Whether you're a seasoned veteran or a brand new filer, the Free Application for Federal Student Aid (FAFSA) offers many opportunities to unknowingly decrease your eligibility for need-based financial aid and increase the cost of your student's college education. While you can't change the information that comes from your tax return, there are some opportunities to optimize your financial condition right before you file.. Below are some tips and tricks that could save you thousands of dollars over four years:

  • File at a low point in your cash flow cycle. The FAFSA is a point in time assessment. Pick a filing date where your assets are typically lower during the month. For example, if you put all the monthly expenses on a credit card, and then pay it off each month, file right after you pay it off. This saves you from reporting "excess" cash assets. A few thousand bucks at 5.64% doesn't seem like much, but over four years, it could increase your eligibility for financial aid by several hundred dollars.

  • Shift student assets to parent assets (or a Roth IRA).
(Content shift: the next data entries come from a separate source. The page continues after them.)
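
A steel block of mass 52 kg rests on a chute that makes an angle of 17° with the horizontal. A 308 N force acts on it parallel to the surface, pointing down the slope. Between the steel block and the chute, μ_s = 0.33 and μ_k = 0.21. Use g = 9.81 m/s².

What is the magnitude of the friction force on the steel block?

The normal reaction is N = m g cos θ = 487.8 N.
The friction needed for equilibrium is m g sin θ + P = 149.1 + 308 = 457.1 N, measured positive up-slope.
Static friction can supply at most μ_s N = 161 N.
Since |457.1| > 161 N, static friction cannot hold it; the steel block slides down the incline and kinetic friction applies: f = μ_k N = 0.21 × 487.8 = 102 N.

f ≈ 102 N (up the incline)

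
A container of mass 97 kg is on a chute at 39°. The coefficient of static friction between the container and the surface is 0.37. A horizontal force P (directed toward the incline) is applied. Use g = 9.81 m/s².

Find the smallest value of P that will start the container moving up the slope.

P ≈ 1600 N

At impending motion up the slope, friction acts down-slope at its limit: f = μ_s N.
Perpendicular to the incline: N = m g cos θ + P sin θ.
Along the incline: P cos θ = m g sin θ + μ_s N = m g sin θ + μ_s (m g cos θ + P sin θ).
Solving, P (cos θ − μ_s sin θ) = m g (sin θ + μ_s cos θ), so P = 97×9.81×(sin 39° + 0.37 cos 39°)/(cos 39° − 0.37 sin 39°) = 952×0.9169/0.5443 = 1600 N.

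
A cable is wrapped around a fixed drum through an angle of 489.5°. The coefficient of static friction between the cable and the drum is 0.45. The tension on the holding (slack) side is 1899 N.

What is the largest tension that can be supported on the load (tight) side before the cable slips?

At impending slip the capstan equation gives T₂/T₁ = e^{μβ} with β in radians.
β = 489.5° × π/180 = 8.543 rad.
e^{μβ} = e^{0.45×8.543} = 46.74.
T₂ = T₁ · e^{μβ} = 1899 × 46.74 = 88800 N.

T_max ≈ 88800 N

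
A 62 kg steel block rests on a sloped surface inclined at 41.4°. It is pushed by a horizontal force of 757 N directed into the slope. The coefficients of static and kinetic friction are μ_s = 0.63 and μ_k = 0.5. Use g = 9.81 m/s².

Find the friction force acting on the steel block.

Resolve perpendicular to the incline: N = m g cos θ + P sin θ = 62×9.81×cos 41.4° + 757×sin 41.4° = 956.8 N.
Parallel to the incline: P cos θ − m g sin θ = 567.8 − 402.2 = 165.6 N; the friction needed to balance this is 165.6 N acting down the slope.
Maximum static friction: μ_s N = 0.63 × 956.8 = 602.8 N.
|f_req| = 165.6 ≤ 602.8 N → the steel block is in equilibrium; friction equals the required value.

f ≈ 166 N (down the incline)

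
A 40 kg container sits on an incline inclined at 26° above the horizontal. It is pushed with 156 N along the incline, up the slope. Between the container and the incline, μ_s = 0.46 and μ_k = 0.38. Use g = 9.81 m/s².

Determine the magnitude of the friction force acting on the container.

The normal reaction is N = m g cos θ = 352.7 N.
The friction needed for equilibrium is m g sin θ − P = 172 − 156 = 16.02 N, measured positive up-slope.
The static-friction ceiling is μ_s N = 0.46 × 352.7 = 162.2 N.
Since |16.02| ≤ 162.2 N, static friction is sufficient; f equals the required value, not μ_s N.

f ≈ 16 N (up the incline)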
Student assets are assessed at 20% for the EFC calculation. With students now making $15/hour at fast food joints, many have accumulated healthy bank account balances. By shifting the student's account to an account owned by their parent you can drop the rate to 5.64%, which can decrease your Expected Family Contribution by hundreds (or even thousands) of dollars and increase your eligibility for need-based financial aid. Moving the money from a savings account to a Roth IRA removes the asset from the calculation altogether, and there's no tax penalty for using the Roth IRA for college tuition (just make sure you don't take a withdrawal before the 2nd semester of your sophomore year to avoid it counting as income).

  • File the FAFSA even if you don't think you're eligible for need-based aid. The FAFSA is required to be eligible for federal student loans. The unsubsidized direct loans are not need-based and have terms that would be difficult to beat in the private marketplace. Also, some schools require the filing to be eligible for merit-based aid, like scholarships, that the school offers.

  • File the form early. Applicants that file in the first three months receive three times as much aid as those filing later. There's only so many dollars to go around and when it's gone, it's gone. The sooner you file, the better.